Durch diese weltweite Wiederherstellung der Ordnung würde man eine klare Botschaft an Pakistan, Afghanistan und alle anderen aussenden: Wenn ihr eure Fundamentalisten unter Kontrolle haltet, wird Amerika euch in Ruhe lassen. Aber wenn ihr es zulasst, dass sie zur Bedrohung werden, seid ihr die nächsten!

Alles, was er brauchte, war ein Katalysator, um die Dinge in Gang zu bringen – und Caleb Bahames Parasit war dafür ideal. Er war eine so heimtückische und furchtbare Biowaffe, dass sich jede Regierung dieser Erde von einem Land abwenden würde, das davon Gebrauch machte.

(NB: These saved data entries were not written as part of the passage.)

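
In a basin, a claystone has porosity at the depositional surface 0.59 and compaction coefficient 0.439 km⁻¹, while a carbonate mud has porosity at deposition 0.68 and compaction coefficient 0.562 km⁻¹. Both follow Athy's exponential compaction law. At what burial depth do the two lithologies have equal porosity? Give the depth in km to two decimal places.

Set n₀ₐ e^(−cₐd) = n₀ᵦ e^(−cᵦd) ⇒ ln(n₀ₐ/n₀ᵦ) = (cₐ − cᵦ)·d
d = ln(0.59/0.68) / (0.439 − 0.562) = -0.1420 / -0.123 = 1.154 km

1.15 km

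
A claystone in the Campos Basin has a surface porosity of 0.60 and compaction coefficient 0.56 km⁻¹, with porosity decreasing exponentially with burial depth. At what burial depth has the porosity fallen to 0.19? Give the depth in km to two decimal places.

2.05 km

Invert Athy's law: z = ln(φ₀/φ) / β
z = ln(0.6/0.19) / 0.56 = ln(3.158) / 0.56 = 1.1499 / 0.56 = 2.053 km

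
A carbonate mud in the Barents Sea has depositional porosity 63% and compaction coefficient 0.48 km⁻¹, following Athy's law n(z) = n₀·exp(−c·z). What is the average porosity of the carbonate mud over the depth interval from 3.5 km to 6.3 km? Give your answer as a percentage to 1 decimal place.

⟨n⟩ = (1/(z₂−z₁)) ∫ n₀ e^(−cz) dz = n₀·(e^(−c·z₁) − e^(−c·z₂)) / (c·(z₂−z₁))
e^(−0.48×3.5) = 0.1864; e^(−0.48×6.3) = 0.0486
⟨n⟩ = 0.63 × (0.1864 − 0.0486) / (0.48 × 2.8) = 0.63 × 0.1025 = 0.0646

6.5%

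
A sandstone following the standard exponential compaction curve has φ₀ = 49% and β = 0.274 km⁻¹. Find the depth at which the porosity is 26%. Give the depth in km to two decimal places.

Invert Athy's law: z = ln(φ₀/φ) / β
z = ln(0.49/0.26) / 0.274 = ln(1.885) / 0.274 = 0.6337 / 0.274 = 2.313 km

2.31 km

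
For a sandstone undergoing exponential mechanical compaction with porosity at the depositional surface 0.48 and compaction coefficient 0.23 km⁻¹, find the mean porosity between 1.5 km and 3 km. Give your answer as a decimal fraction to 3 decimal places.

⟨φ⟩ = (1/(Z₂−Z₁)) ∫ φ₀ e^(−kZ) dZ = φ₀·(e^(−k·Z₁) − e^(−k·Z₂)) / (k·(Z₂−Z₁))
e^(−0.23×1.5) = 0.7082; e^(−0.23×3) = 0.5016
⟨φ⟩ = 0.48 × (0.7082 − 0.5016) / (0.23 × 1.5) = 0.48 × 0.5990 = 0.2875

0.288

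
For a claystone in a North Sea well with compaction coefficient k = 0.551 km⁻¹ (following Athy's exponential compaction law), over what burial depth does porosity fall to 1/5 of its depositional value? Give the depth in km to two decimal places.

n/n₀ = 1/5 ⇒ exp(−k·z) = 1/5 ⇒ z = ln(5) / k
z = 1.6094 / 0.551 = 2.921 km

2.92 km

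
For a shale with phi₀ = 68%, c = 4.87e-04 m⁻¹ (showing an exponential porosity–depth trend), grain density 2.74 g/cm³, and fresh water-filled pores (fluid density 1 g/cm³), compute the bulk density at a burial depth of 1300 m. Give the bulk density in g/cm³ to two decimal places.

Working in km (1 km = 1000 m; c in km⁻¹ = c in m⁻¹ × 1000):
Porosity at depth: phi = 0.68·exp(−0.487×1.3) = 0.68×0.5309 = 0.3610
Bulk density: ρ_b = (1−phi)ρ_g + phi·ρ_f = 0.6390×2.74 + 0.3610×1
       = 1.751 + 0.361 = 2.112 g/cm³

2.11 g/cm³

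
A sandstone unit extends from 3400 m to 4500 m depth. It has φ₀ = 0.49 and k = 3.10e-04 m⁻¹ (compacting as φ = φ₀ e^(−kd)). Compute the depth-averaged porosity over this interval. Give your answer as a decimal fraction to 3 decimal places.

0.145

Working in km (1 km = 1000 m; k in km⁻¹ = k in m⁻¹ × 1000):
⟨φ⟩ = (1/(d₂−d₁)) ∫ φ₀ e^(−kd) dd = φ₀·(e^(−k·d₁) − e^(−k·d₂)) / (k·(d₂−d₁))
e^(−0.31×3.4) = 0.3485; e^(−0.31×4.5) = 0.2478
⟨φ⟩ = 0.49 × (0.3485 − 0.2478) / (0.31 × 1.1) = 0.49 × 0.2953 = 0.1447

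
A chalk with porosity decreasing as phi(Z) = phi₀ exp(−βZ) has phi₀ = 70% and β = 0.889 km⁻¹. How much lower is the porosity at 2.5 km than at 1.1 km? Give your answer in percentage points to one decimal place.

phi(1.1) = 0.7·e^(−0.889×1.1) = 0.2633
phi(2.5) = 0.7·e^(−0.889×2.5) = 0.0758
Δphi = 0.2633 − 0.0758 = 0.1874

18.7 percentage points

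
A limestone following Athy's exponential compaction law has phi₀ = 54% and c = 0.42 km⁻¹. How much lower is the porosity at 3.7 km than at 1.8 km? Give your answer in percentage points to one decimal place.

13.9 percentage points

phi(1.8) = 0.54·e^(−0.42×1.8) = 0.2536
phi(3.7) = 0.54·e^(−0.42×3.7) = 0.1142
Δphi = 0.2536 − 0.1142 = 0.1394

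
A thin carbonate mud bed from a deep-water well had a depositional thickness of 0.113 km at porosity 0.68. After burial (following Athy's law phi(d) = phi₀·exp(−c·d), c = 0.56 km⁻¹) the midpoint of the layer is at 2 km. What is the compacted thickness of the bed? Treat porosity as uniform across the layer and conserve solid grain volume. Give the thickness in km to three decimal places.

Porosity at 2 km: phi = 0.68·exp(−0.56×2) = 0.2219
Solid-volume conservation: h(1−phi) = h₀(1−phi₀) ⇒ h = h₀·(1−phi₀)/(1−phi)
h = 0.113 × (1 − 0.68)/(1 − 0.2219) = 0.113 × 0.4112 = 0.0465 km

0.046 km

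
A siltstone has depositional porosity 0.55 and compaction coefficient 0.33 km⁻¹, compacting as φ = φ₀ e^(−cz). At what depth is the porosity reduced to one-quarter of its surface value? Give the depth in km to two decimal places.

4.20 km

φ/φ₀ = 1/4 ⇒ exp(−c·z) = 1/4 ⇒ z = ln(4) / c
z = 1.3863 / 0.33 = 4.201 km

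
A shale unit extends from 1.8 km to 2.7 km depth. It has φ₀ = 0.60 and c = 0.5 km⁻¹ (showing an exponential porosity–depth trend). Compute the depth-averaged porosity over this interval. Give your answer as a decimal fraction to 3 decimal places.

⟨φ⟩ = (1/(z₂−z₁)) ∫ φ₀ e^(−cz) dz = φ₀·(e^(−c·z₁) − e^(−c·z₂)) / (c·(z₂−z₁))
e^(−0.5×1.8) = 0.4066; e^(−0.5×2.7) = 0.2592
⟨φ⟩ = 0.6 × (0.4066 − 0.2592) / (0.5 × 0.9) = 0.6 × 0.3274 = 0.1964

0.196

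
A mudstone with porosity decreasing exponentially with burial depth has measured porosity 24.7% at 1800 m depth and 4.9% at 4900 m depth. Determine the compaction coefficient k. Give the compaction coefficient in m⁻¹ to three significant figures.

0.000522 m⁻¹

Working in km (1 km = 1000 m; k in km⁻¹ = k in m⁻¹ × 1000):
Athy: n(d) = n₀ e^(−kd) ⇒ n₁/n₂ = e^{k(d₂−d₁)} ⇒ k = ln(n₁/n₂)/(d₂−d₁)
k = ln(0.247/0.049) / (4.9 − 1.8) = ln(5.041) / 3.1 = 1.6176 / 3.1 = 0.5218 km⁻¹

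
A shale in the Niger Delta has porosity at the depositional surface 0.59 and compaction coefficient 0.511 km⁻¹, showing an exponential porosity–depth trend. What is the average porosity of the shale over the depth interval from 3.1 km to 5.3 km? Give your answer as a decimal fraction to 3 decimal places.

0.073

⟨phi⟩ = (1/(d₂−d₁)) ∫ phi₀ e^(−kd) dd = phi₀·(e^(−k·d₁) − e^(−k·d₂)) / (k·(d₂−d₁))
e^(−0.511×3.1) = 0.2051; e^(−0.511×5.3) = 0.0667
⟨phi⟩ = 0.59 × (0.2051 − 0.0667) / (0.511 × 2.2) = 0.59 × 0.1232 = 0.0727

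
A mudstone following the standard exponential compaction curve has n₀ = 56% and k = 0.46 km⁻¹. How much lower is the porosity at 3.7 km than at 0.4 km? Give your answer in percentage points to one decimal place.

36.4 percentage points

n(0.4) = 0.56·e^(−0.46×0.4) = 0.4659
n(3.7) = 0.56·e^(−0.46×3.7) = 0.1021
Δn = 0.4659 − 0.1021 = 0.3638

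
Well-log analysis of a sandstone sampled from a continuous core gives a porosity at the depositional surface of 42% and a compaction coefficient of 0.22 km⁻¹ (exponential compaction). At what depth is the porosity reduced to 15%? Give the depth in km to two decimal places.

4.68 km

Invert Athy's law: d = ln(phi₀/phi) / β
d = ln(0.42/0.15) / 0.22 = ln(2.8) / 0.22 = 1.0296 / 0.22 = 4.680 km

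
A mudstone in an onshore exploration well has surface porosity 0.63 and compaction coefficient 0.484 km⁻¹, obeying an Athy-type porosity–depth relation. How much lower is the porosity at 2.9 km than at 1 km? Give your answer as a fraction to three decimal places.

φ(1) = 0.63·e^(−0.484×1) = 0.3883
φ(2.9) = 0.63·e^(−0.484×2.9) = 0.1548
Δφ = 0.3883 − 0.1548 = 0.2335

0.233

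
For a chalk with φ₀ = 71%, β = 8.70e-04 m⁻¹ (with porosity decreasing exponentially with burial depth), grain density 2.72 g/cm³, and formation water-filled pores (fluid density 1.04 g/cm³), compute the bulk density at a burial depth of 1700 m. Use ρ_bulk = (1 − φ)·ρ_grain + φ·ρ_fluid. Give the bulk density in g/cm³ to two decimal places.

2.45 g/cm³

Working in km (1 km = 1000 m; β in km⁻¹ = β in m⁻¹ × 1000):
Porosity at depth: φ = 0.71·exp(−0.87×1.7) = 0.71×0.2279 = 0.1618
Bulk density: ρ_b = (1−φ)ρ_g + φ·ρ_f = 0.8382×2.72 + 0.1618×1.04
       = 2.280 + 0.168 = 2.448 g/cm³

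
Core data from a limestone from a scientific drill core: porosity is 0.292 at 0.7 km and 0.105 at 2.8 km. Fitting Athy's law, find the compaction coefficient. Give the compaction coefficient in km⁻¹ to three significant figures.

Athy: φ(d) = φ₀ e^(−kd) ⇒ φ₁/φ₂ = e^{k(d₂−d₁)} ⇒ k = ln(φ₁/φ₂)/(d₂−d₁)
k = ln(0.292/0.105) / (2.8 − 0.7) = ln(2.781) / 2.1 = 1.0228 / 2.1 = 0.487 km⁻¹

0.487 km⁻¹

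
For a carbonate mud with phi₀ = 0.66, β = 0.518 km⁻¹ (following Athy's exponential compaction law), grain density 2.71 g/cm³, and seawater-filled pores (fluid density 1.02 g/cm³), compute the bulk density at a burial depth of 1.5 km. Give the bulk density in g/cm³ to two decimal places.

2.20 g/cm³

Porosity at depth: phi = 0.66·exp(−0.518×1.5) = 0.66×0.4598 = 0.3035
Bulk density: ρ_b = (1−phi)ρ_g + phi·ρ_f = 0.6965×2.71 + 0.3035×1.02
       = 1.888 + 0.310 = 2.197 g/cm³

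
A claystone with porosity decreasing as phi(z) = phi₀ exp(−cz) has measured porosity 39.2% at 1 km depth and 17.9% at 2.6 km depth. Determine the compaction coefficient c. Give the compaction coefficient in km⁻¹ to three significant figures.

Athy: phi(z) = phi₀ e^(−cz) ⇒ phi₁/phi₂ = e^{c(z₂−z₁)} ⇒ c = ln(phi₁/phi₂)/(z₂−z₁)
c = ln(0.392/0.179) / (2.6 − 1) = ln(2.19) / 1.6 = 0.7839 / 1.6 = 0.4899 km⁻¹

0.490 km⁻¹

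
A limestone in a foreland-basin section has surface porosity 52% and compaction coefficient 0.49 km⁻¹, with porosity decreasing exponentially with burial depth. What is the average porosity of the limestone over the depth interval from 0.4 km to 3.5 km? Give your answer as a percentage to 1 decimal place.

⟨φ⟩ = (1/(Z₂−Z₁)) ∫ φ₀ e^(−βZ) dZ = φ₀·(e^(−β·Z₁) − e^(−β·Z₂)) / (β·(Z₂−Z₁))
e^(−0.49×0.4) = 0.8220; e^(−0.49×3.5) = 0.1800
⟨φ⟩ = 0.52 × (0.8220 − 0.1800) / (0.49 × 3.1) = 0.52 × 0.4227 = 0.2198

22.0%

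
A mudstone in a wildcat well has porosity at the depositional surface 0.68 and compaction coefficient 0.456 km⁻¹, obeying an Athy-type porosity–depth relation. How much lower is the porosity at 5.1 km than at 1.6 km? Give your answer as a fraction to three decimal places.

phi(1.6) = 0.68·e^(−0.456×1.6) = 0.3278
phi(5.1) = 0.68·e^(−0.456×5.1) = 0.0665
Δphi = 0.3278 − 0.0665 = 0.2614

0.261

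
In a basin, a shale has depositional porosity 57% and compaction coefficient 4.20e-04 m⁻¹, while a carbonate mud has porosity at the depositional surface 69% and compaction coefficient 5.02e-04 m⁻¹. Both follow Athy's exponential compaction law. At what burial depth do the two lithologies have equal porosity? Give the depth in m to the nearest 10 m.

2330 m

Working in km (1 km = 1000 m; k in km⁻¹ = k in m⁻¹ × 1000):
Set φ₀ₐ e^(−kₐz) = φ₀ᵦ e^(−kᵦz) ⇒ ln(φ₀ₐ/φ₀ᵦ) = (kₐ − kᵦ)·z
z = ln(0.57/0.69) / (0.42 − 0.502) = -0.1911 / -0.082 = 2.330 km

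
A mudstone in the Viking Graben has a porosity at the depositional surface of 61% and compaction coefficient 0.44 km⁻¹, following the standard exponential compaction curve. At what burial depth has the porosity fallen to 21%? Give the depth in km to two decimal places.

2.42 km

Invert Athy's law: Z = ln(φ₀/φ) / k
Z = ln(0.61/0.21) / 0.44 = ln(2.905) / 0.44 = 1.0664 / 0.44 = 2.424 km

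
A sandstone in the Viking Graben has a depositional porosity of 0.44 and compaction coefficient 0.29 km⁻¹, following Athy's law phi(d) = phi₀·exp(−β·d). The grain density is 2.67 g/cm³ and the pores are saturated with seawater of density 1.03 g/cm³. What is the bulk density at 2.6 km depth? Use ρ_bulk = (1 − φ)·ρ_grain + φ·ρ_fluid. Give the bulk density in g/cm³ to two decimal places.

Porosity at depth: phi = 0.44·exp(−0.29×2.6) = 0.44×0.4705 = 0.2070
Bulk density: ρ_b = (1−phi)ρ_g + phi·ρ_f = 0.7930×2.67 + 0.2070×1.03
       = 2.117 + 0.213 = 2.331 g/cm³

2.33 g/cm³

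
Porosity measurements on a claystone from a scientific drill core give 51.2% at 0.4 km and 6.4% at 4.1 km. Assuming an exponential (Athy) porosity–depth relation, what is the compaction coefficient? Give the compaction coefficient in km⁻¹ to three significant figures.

0.562 km⁻¹

Athy: φ(Z) = φ₀ e^(−βZ) ⇒ φ₁/φ₂ = e^{β(Z₂−Z₁)} ⇒ β = ln(φ₁/φ₂)/(Z₂−Z₁)
β = ln(0.512/0.064) / (4.1 − 0.4) = ln(8) / 3.7 = 2.0794 / 3.7 = 0.562 km⁻¹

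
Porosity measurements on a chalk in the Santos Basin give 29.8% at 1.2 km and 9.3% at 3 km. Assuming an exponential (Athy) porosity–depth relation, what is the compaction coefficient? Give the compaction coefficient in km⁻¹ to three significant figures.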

Wenn er es zuließ, dass Smith und sein Team den Beweis für die Existenz des Parasiten fanden und vom Interesse des Irans daran erfuhren, wie Gazenga angedeutet hatte, dann war ihr Plan gescheitert. Die Politiker würden auf den Plan treten und mit ein bisschen Säbelrasseln reagieren, während der Iran alles abstritt. Castilla und die UNO würden debattieren, weitere Beweise verlangen und sinnlose Resolutionen beschließen. Und das kriegsmüde, finanziell überstrapazierte amerikanische Volk würde sich gegen einen weiteren Krieg wegen irgendwelcher Massenvernichtungswaffen aussprechen, deren Existenz nicht bewiesen war.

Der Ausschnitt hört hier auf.